Desde o início da nossa revolução , temos vindo a esforçar-nos para tornar o mundo num lugar mais vibrante e consciente. É por isso que hoje decidimos fazer uma pausa, refletir, aprender e dar visibilidade a uma das causas mais importantes do nosso tempo. E não, não será lançando uma coleção de ramos de flores e plantas para celebrar este dia. Neste dia 8 de março, escolhemos partilhar e dar voz às histórias de mulheres que nos inspiram e que estão a mudar o jogo.

Porque não estamos a celebrar o Dia da Mulher em Colvin?
Para compreender porque não celebraremos o Dia Internacional da Mulher, o primeiro passo é compreender o que celebramos no dia 8 de março. O dia 8 de março comemora a luta das mulheres pela igualdade de direitos . É um dia para sensibilizar para todos os avanços alcançados e para continuar a ouvir as mulheres que trabalham diariamente para eliminar as desigualdades sociais que ainda persistem.
Para muitas marcas, o dia 8 de março tornou-se uma oportunidade comercial para vender produtos para mulheres (para nós também foi durante algum tempo!); produtos geralmente relacionados com as cores rosa e roxo, maquilhagem ou roupa , o que está muito longe do motivo original desta celebração e promove também estereótipos de género.

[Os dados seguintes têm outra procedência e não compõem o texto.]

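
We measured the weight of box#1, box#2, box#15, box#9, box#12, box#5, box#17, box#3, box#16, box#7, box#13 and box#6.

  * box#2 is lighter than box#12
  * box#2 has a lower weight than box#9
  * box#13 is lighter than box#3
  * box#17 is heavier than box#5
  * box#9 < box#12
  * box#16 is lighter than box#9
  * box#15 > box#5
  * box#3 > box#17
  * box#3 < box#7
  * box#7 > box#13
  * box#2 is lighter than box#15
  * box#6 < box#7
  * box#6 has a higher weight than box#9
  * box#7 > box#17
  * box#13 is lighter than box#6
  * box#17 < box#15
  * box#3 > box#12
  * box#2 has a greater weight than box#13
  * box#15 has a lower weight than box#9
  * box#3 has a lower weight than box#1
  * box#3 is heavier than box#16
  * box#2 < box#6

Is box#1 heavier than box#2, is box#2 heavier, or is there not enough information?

box#2 < box#15 < box#9 < box#12 < box#3 < box#1, by transitivity through box#15, box#9, box#12, box#3.
So box#1 is heavier.

box#1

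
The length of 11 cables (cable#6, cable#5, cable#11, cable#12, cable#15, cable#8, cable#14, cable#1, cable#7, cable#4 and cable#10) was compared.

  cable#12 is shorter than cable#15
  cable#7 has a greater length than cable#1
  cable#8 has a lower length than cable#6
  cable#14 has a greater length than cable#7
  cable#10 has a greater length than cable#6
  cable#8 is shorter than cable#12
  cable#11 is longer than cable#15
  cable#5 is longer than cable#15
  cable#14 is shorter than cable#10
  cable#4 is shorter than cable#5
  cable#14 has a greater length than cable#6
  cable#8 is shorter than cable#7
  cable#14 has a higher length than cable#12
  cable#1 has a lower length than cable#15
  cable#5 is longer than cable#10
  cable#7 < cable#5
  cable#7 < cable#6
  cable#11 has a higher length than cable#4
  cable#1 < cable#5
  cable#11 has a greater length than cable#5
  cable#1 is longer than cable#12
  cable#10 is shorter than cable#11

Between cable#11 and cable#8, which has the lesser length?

cable#8

Following the relations from cable#8: cable#8 < cable#12 < cable#1 < cable#7 < cable#6 < cable#14 < cable#10 < cable#5 < cable#11.
So cable#8 < cable#11; cable#8 is the shorter of the two.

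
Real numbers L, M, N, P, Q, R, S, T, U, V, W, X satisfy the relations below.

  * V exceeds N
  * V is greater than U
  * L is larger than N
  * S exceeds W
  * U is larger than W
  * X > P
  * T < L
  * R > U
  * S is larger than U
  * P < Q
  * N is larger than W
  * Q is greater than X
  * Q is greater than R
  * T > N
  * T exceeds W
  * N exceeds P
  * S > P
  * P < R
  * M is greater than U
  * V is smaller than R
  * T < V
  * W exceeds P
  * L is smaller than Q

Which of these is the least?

P

W is not least since P < W; N is not least since P < N; U is not least since W < U; T is not least since N < T; S is not least since P < S; V is not least since T < V; X is not least since P < X; R is not least since P < R; L is not least since T < L; Q is not least since X < Q; M is not least since U < M.
Only P has nothing below it, so P is the least.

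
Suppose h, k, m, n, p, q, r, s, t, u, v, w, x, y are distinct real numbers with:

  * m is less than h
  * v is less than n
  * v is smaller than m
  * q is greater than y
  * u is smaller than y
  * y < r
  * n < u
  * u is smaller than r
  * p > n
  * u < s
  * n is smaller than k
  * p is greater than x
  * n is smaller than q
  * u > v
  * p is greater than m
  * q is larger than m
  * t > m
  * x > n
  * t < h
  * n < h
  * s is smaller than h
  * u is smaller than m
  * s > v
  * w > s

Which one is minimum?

v

n is not least since v < n; u is not least since v < u; x is not least since n < x; m is not least since u < m; s is not least since v < s; t is not least since m < t; w is not least since s < w; p is not least since m < p; y is not least since u < y; r is not least since y < r; h is not least since t < h; k is not least since n < k; q is not least since y < q.
Only v has nothing below it, so v is the minimum.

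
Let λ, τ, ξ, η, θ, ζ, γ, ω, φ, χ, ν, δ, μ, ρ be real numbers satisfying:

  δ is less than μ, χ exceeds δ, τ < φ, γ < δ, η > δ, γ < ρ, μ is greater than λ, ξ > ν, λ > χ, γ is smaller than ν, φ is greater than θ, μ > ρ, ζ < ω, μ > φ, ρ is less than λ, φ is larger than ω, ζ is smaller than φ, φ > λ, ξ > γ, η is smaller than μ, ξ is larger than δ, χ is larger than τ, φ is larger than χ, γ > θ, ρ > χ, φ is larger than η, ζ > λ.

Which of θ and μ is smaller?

θ < γ < δ < χ < ρ < λ < ζ < ω < φ < μ, by transitivity through γ, δ, χ, ρ, λ, ζ, ω, φ.
So θ < μ; θ is the smaller of the two.

θ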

Por isso, fizemos uma pausa para refletir e queremos aproveitar esta oportunidade para continuar a construir uma marca e uma comunidade mais vibrantes, onde vamos além de tratar o Dia Internacional da Mulher como um dia para oferecer flores e plantas, e sim abraçamos a consciencialização e a escuta ativa. E a melhor forma de o fazer é começar pelas nossas próprias ações. Liderar pelo exemplo! Assim, este ano não encontrará uma coleção dedicada exclusivamente às mulheres, mas sim uma homenagem ao trabalho de algumas delas. Porque todos os dias do ano é Dia Internacional da Mulher.

Mulheres vibrantes com histórias vibrantes
Estamos rodeados de mulheres que têm tanto para oferecer ao mundo. Mulheres que estão a fazer história e a preenchê-la de vida, cor e emoção. E ainda bem! Porque com elas, o nosso dia a dia torna-se muito mais vibrante. Abaixo, partilhamos algumas artistas, fotógrafas, ilustradoras e escritoras que certamente alegrarão o seu dia.
Beatriz Ramo ( @naranjalidad )
A talentosa artista por detrás de Naranjalidad é Beatriz Ramo, uma arquiteta e ilustradora de 28 anos. As suas cores e pinceladas criam um universo feminino e algo surreal, caracterizado pela presença de elementos naturais e orgânicos. O seu talento levou-a a expor em cidades como Madrid, Barcelona e Xangai. Foi também vencedora do concurso de ilustração Oysho em 2014 e colabora com várias marcas, entre as quais a Vogue, a IKEA e a editora Planeta. E como se não bastasse, escreveu também o livro "Trópicos" em 2017.
Erea Azurmendi ( @tiempodecerezas )
Sensível, natural e colorida — assim é a fotografia de Erea Azurmendi. O que começou como uma forma de expressar os seus sentimentos acabou por se tornar numa nova linguagem visual. Tanto assim é que as suas imagens foram expostas em diversas exposições, entre as quais "Cuaderno de Campo" (Caderno de Campo). É também autora do vibrante livro "Brava".
Alexia Putellas ( @alexiaputellas )
A primeira jogadora de futebol a vencer a Bola de Ouro para melhor jogadora do mundo (2021) e um verdadeiro ícone do futebol feminino. É, sem dúvida, um exemplo para todas as jovens que sonham com uma carreira no futebol. Além disso, em 2022, recebeu também o prémio The Best FIFA Women's Player de 2021, tornando-se apenas a segunda jogadora de futebol a conquistar esta honra.
Marta Soliño ( @maledimiele )
Autora das coletâneas de poesia "Reinventarse un domingo" e "Selvas de júbilo", com apenas 24 anos, é já uma figura de destaque no mundo literário, tanto online como offline. Pequenos prazeres, momentos do quotidiano e as contradições que nos rodeiam são alguns dos temas recorrentes na sua obra. Sem dúvida que a sua sensibilidade e talento não deixam ninguém indiferente.